About $2.50 each for those too. Sure, the LEDs even have a 20 year lifespan, in comparison with the one 12 months of the incandescents, but then once more, LED prices are coming down fairly quickly, so buying incandescents this 12 months and EcoLight solutions shopping for LEDs a yr from now would probably save money in hardware costs. Not, although, when combined with electricity costs. So my compromise is to replace the bulbs we use probably the most--kitchen, living room, bedroom, with LEDs, EcoLight home lighting and dimmable LED bulbs depart the remainder for a short while. One in all the problems I've run into doing that's that plenty of pre-present gentle fixtures in our house use the candelabra bulbs, and finding LEDs for these is harder--escpecially since it takes a lot more of them to fill the light fixture (6, in the case of the two we have in the living room and dining room), EcoLight home lighting they usually're about the same value as 60 W bulbs. Luckily, I have found a fairly low-cost option from Feit--a three bulb pack for $21.

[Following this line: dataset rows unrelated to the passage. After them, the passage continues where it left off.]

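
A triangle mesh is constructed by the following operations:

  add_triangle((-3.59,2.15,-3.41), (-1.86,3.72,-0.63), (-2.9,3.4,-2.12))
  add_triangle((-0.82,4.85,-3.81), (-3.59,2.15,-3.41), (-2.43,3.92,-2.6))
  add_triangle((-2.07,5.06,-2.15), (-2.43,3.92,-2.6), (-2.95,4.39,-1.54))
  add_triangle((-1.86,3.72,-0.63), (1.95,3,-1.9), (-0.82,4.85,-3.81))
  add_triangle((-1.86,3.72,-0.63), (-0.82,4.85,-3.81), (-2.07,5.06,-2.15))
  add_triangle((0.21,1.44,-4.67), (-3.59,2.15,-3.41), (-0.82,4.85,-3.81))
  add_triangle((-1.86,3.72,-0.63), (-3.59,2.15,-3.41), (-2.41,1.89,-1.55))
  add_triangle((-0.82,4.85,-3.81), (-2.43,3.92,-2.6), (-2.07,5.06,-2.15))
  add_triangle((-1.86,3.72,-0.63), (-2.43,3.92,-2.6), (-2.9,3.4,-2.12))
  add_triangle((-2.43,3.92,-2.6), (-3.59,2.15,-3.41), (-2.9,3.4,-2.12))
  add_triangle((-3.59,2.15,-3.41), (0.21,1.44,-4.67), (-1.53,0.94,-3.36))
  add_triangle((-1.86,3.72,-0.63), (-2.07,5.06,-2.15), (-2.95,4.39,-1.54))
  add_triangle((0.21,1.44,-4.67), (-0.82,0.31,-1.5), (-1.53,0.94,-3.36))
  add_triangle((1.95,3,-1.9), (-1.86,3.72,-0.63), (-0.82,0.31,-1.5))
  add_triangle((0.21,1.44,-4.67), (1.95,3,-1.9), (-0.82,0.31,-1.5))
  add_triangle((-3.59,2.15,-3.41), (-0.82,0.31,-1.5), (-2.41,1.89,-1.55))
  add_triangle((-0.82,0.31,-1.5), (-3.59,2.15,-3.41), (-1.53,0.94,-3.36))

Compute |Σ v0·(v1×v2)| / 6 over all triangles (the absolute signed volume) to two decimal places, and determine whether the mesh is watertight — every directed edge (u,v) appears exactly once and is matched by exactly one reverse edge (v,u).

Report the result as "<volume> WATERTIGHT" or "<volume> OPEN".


23.16 OPEN

Per-triangle v0·(v1×v2)/6:
  t1: +0.1417
  t2: +3.7089
  t3: +1.1361
  t4: +5.0076
  t5: +0.4344
  t6: +9.8603
  t7: +0.8488
  t8: +2.1363
  t9: +0.9905
  t10: +1.2263
  t11: +1.7172
  t12: +0.8325
  t13: +0.1332
  t14: -3.6701
  t15: -1.4462
  t16: -0.1126
  t17: +0.2168
Σ = +23.1617 → |volume| = 23.16

Directed edges: 51 total; 9 unmatched, e.g. (-2.43,3.92,-2.6)→(-2.95,4.39,-1.54) → open.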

These truly work fairly well. They've a slightly greater color temperature at 3000 K (which means they're barely more white than the yellowish incandescents), however they are shut enough for us. We get 300 lumen for EcoLight home lighting 4.8 Watts out of them. I have noticed that they activate a bit slower--most of them appear to take half-a-second to return to life after flicking on the switch, which is normally one thing you see in CFLs, not LEDs. And one of the sockets will not work for any of the Feit LEDs for some motive--I had to make use of a LED from one other firm (one among the ones costing $10-20). But it works. And it seems to be simply as vibrant as the fixture within the dining room, where I'm still utilizing all (non excessive effectivity) incandescents. The incandescents in the dining room. Within the kitchen, we've got a five gentle fixture which takes normal sized 60 W bulbs. Two of them have CFLs which my wife put in some time in the past, and since they seem to be working nicely, I have not bothered changing them.